You Must Be Vaccinated To Avoid Additional Restrictions When Traveling To Most Countries

Travel restrictions are loosening around the world, especially in Europe and many more have removed all restrictions of entry related to COVID-19 at their borders. This means that tests, vaccine certificates and passenger locator forms are no longer required from passengers.

But some countries still want passengers to prove they are vaccinated to avoid rules such as testing, including popular summer destinations like France, Greece and Italy. Others like Spain will not even let American or British travelers into the country unless they have been vaccinated or have a recent recovery certificate. In most Asian countries the rules are particularly strict. Some countries require a booster

Remember To Keep Your Eye Out For Flexibility In Prices, Flight Booking, And Insurance

If the previous two years have taught us anything, it is that things are changing quickly. Make sure you can go back and modify anything if necessary.

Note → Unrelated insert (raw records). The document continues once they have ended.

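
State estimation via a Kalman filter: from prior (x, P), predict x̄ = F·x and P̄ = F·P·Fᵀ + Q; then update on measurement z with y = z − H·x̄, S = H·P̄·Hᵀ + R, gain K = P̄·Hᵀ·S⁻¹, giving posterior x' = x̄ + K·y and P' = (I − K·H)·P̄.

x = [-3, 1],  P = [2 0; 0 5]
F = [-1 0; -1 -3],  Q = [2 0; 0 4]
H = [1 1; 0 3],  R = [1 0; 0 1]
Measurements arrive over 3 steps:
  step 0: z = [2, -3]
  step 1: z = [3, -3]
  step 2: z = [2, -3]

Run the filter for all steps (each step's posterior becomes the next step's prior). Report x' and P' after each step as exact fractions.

step 0: x' = [2311/773, -2312/2319], P' = [668/773 -66/773; -66/773 251/2319]
step 1: x' = [291229/148651, -113128/148651], P' = [117274/148651 -11036/148651; -11036/148651 15623/148651]
step 2: x' = [41892833/27900941, -22727213/27900941], P' = [21866456/27900941 -2061022/27900941; -2061022/27900941 2931457/27900941]

step 0: x̄ = F·x = [3, 0]
step 0: P̄ = F·P·Fᵀ + Q = [4 2; 2 51]
step 0: y = z − H·x̄ = [-1, -3]
step 0: S = H·P̄·Hᵀ + R = [60 159; 159 460]
step 0: K = P̄·Hᵀ·S⁻¹ = [602/773 -198/773; 53/2319 251/773]
step 0: x' = x̄ + K·y = [2311/773, -2312/2319]
step 0: P' = (I − K·H)·P̄ = [668/773 -66/773; -66/773 251/2319]
step 1: x̄ = F·x = [-2311/773, 1/773]
step 1: P̄ = F·P·Fᵀ + Q = [2214/773 470/773; 470/773 4117/773]
step 1: y = z − H·x̄ = [4629/773, -2322/773]
step 1: S = H·P̄·Hᵀ + R = [8044/773 13761/773; 13761/773 37826/773]
step 1: K = P̄·Hᵀ·S⁻¹ = [106238/148651 -33108/148651; 4587/148651 46869/148651]
step 1: x' = x̄ + K·y = [291229/148651, -113128/148651]
step 1: P' = (I − K·H)·P̄ = [117274/148651 -11036/148651; -11036/148651 15623/148651]
step 2: x̄ = F·x = [-291229/148651, 48155/148651]
step 2: P̄ = F·P·Fᵀ + Q = [414576/148651 84166/148651; 84166/148651 786269/148651]
step 2: y = z − H·x̄ = [540376/148651, -590418/148651]
step 2: S = H·P̄·Hᵀ + R = [1517828/148651 2611305/148651; 2611305/148651 7225072/148651]
step 2: K = P̄·Hᵀ·S⁻¹ = [19805434/27900941 -6183066/27900941; 870435/27900941 8794371/27900941]
step 2: x' = x̄ + K·y = [41892833/27900941, -22727213/27900941]
step 2: P' = (I − K·H)·P̄ = [21866456/27900941 -2061022/27900941; -2061022/27900941 2931457/27900941]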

Make sure you understand the terms and conditions of your reservation since many locations and airlines have stopped some of their formerly flexible cancellation policies. Finally, make sure you have travel insurance. In particular, there are some new features that you might want to look for in a policy these days:

Covid-19 Coverage

It’s not just for medical expenses if you get sick, but also for reimbursement of additional expenses like accommodation if you test positive and you have to quarantine or delay your return to home.

Cancel For Any Reason

This gives you the option to cancel if you don’t feel safe and get most of your money back.

Interruption For Any Reason

This is a great provision to have if you plan to go to multiple destinations. If one of your destinations sees an increase in cases and enacts restrictions, you can cancel and move on to your next destination or return home and receive reimbursement for some of the costs you incurred.

Waits At security and Customs Are long in a Few places

When selecting a departure time for the airport, be sure to prepare in advance. Previously, you could arrive one hour before a domestic flight and two hours before an international flight. Airports now recommend getting there two hours before a domestic flight and three hours before an international flight.

Don’t Ignore Emails From Your Airline

Do you usually ignore these preflight emails from your airline? Don’t. Airlines send valuable information you might need — like pre-validation of your COVID-19 documents — that could save you time at the airport. Read whatever message you get from your airline.

Also check that your airline has your correct details. Consider downloading the airline’s app so you can receive push alerts for your flight and be able to rebook quickly if your flight booking is canceled you can check your online air ticket booking.

Airlines Are Still Facing Staff Shortages And It Could Impact Your Flight

Although travel restrictions are easing, COVID-19 continues to be a problem for airlines. As many airlines are still struggling to replenish their workforces to meet demand, many have seen staff calling in sick from the virus.

Pack a change of clothes and toiletries in your carry-on in case you get stuck. Also have your airline’s apps on your phone so you can rebook quickly.

Finding Food Can Be Problematic At Some Airports

Staff shortages are also impacting restaurants and shops inside airports. This means you may still experience limited hours, closed restaurants, or long lines at open restaurants.

Pack an empty water bottle so you can refuel after security and throw some snacks in your carry-on in case you find yourself unable to take food.

Bring A Mask And Patience

It’s a legal requirement that passengers wear masks at most airports (the UK is a notable exception) and if you’re dealing with long queues and crowded terminals, that’s a good idea.

Final Thoughts

Finally, be patient with your fellow travelers. Airport crowds, delays, cancellations, difficulty finding food at the airport, and the sheer challenge of traveling, in general, combine to create a perfect storm of stress and frustration. Take a deep breath and show restraint with your neighbor.